Christian congregations and other types of Christian communities extended hospitality in a number of ways: providing families with places to live, opening up once-segregated schools to Japanese American children and youths, and assisting people in finding employment. Methodist agencies such as the Home Mission Board gave jobs to young people who were shunned by employers in the private sector. The California Conference, predecessor to the present day California-Nevada Annual Conference, established a fund to assist internees who returned to their pre-war communities and picked up the pieces of their shattered lives.

Japanese Americans in the community of Hood River, Oregon, pass down the story of Christian witness and sacrifice on the part of a Methodist pastor and his wife who shopped in the local grocery store on behalf of former internees to whom the store refused to sell badly-needed food and provisions. Seeing this injustice being played out right before their very eyes, this pastor and spouse took it upon themselves to make several trips to the store each week on behalf of the returning residents and their families. Where the local townspeople would not display even a modicum of hospitality to their neighbors, this Methodist pastor and spouse did.

… Welcome the Stranger in Your Midst

With these and other powerful memories embedded in their consciences, the members of Centenary United Methodist Church engage in the ministry of hospitality on a daily basis in the urban heart of downtown Los Angeles. They understand better than most God's instructions to the ancient Israelites to welcome the stranger, “since you yourselves know the feelings of a stranger, for you also were strangers in the land of Egypt” (Exodus 23:9 NASB). Their ministry of hospitality is inspired by their own experiences of having received hospitable care from Jesus' followers, at a time when they themselves were made to feel as “aliens and strangers” in their own land.
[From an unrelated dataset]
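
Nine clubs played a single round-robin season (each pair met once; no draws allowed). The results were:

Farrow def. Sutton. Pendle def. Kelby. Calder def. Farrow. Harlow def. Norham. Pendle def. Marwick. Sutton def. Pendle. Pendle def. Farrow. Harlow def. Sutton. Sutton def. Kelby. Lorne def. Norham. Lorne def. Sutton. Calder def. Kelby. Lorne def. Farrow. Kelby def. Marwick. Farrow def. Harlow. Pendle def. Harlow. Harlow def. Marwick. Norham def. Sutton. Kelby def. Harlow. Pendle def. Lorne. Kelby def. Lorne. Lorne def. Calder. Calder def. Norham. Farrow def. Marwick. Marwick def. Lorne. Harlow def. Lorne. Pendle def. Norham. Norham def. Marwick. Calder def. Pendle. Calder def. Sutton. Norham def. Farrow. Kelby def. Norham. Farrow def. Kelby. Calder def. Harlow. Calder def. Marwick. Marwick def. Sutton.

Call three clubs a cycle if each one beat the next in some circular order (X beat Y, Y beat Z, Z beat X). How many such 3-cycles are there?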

On Sunday mornings, the congregants welcome residents from nearby homeless shelters who desire Christian worship. These guests (not “visitors”) are made to feel welcomed by a team of greeters who are trained in providing hospitality to first-time and occasional worshipers. A fellowship lunch follows most weekly worship services, and no one is ever turned away; both long-time church members and first-time guests sit next to each other and enjoy table fellowship in the context of Jesus' hospitality, which he extended time and time again throughout the gospels.

Our church is located only three short city blocks from one of the largest homeless populations in North America. When people from nearby “skid row” come by the church during a hot summer day for a cup of cold water to drink or a simple meal to eat, the bounty of the church kitchen is offered to them. At the start of each school year in the fall, students at the only public elementary school in downtown Los Angeles are given their very own school supply kit containing all of the essential materials they need, so that no child will be left behind in her or his studies.

Living close to America's border with Mexico, we witness firsthand the conflicts over Mexican American immigration and the hardship experienced by those seeking welcome in the United States. Since 2001, members of our youth group have reflected Christ and served God by sharing their sweat, time, talents, and labor on week-long mission trips on an along the Tijuana-California border, as well as on an Apache reservation, and on the urban streets of San Francisco and Los Angeles.

The Advent season that is upon us begins with the prophetic announcement of a child who is coming to bring God's good news of human redemption, of salvation, and of God's extravagant hospitality to all people—strangers and friends alike. Let us open our United Methodist hearts, minds, and doors this Advent season to receive all who will show up on our doorsteps, especially those whom we do not yet know and have yet to meet. In doing so, we will follow in the footsteps of Christ and receive him by warmly receiving the least of these.


Mark M. Nakagawa is Senior Minister at Centenary United Methodist Church in Los Angeles, California.